The real agenda

The following letter appears in today’s Australian newspaper:

Elisabeth Wynhausen’s piece (“Careful, they might hear you“, Inquirer, 10-11/6) is rife with inaccuracies, contradictions and non sequiturs.

For example, she provides evidence that the policy positions of the Australia/Israel and Jewish Affairs Council reflect the views of the majority of Australian Jewry. But then she expends most of the space in a transparent attempt to portray AIJAC’s advocacy as non-mainstream, wrong-headed, and somehow stifling of debate.

Further, Wynhausen implies that Jewish activists in Australia inappropriately brand critics of Israel as anti-Semitic but she provides not a single example.

As for claims we “bully” editors, AIJAC’s conversations with the media are not to prevent them publishing criticism of Israel but to encourage them to provide a balance by also running pieces explaining and giving sorely needed context to Israel’s actions.

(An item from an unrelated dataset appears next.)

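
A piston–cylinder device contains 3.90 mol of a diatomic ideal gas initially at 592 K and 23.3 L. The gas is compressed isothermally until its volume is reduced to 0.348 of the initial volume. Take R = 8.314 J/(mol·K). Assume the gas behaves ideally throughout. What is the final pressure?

2370 kPa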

Many groups in Australian society engage politicians, the media and others of influence. It is part of what makes us a democracy, and constitutes participation in debate, not its suppression. It is unfortunate that some see it as somehow sinister or inappropriate when Jews, and only when Jews, exercise this right.
Colin Rubenstein
Executive director, AIJAC

Rubenstein is being disingenuous. Nobody is suggesting Jews don’t have the right to lobby, agitate and promote their agenda. The issue is the ways in which it is done. As we’ve seen recently, Zionist lobbying regularly involves threats and vitriol, causing the opposite of the desired effect. Furthermore, more and more Jews are simply disengaging from the Zionist project. Rubenstein doesn’t have any answers to this dilemma, except stronger promotion of Israel’s exclusionary ideology.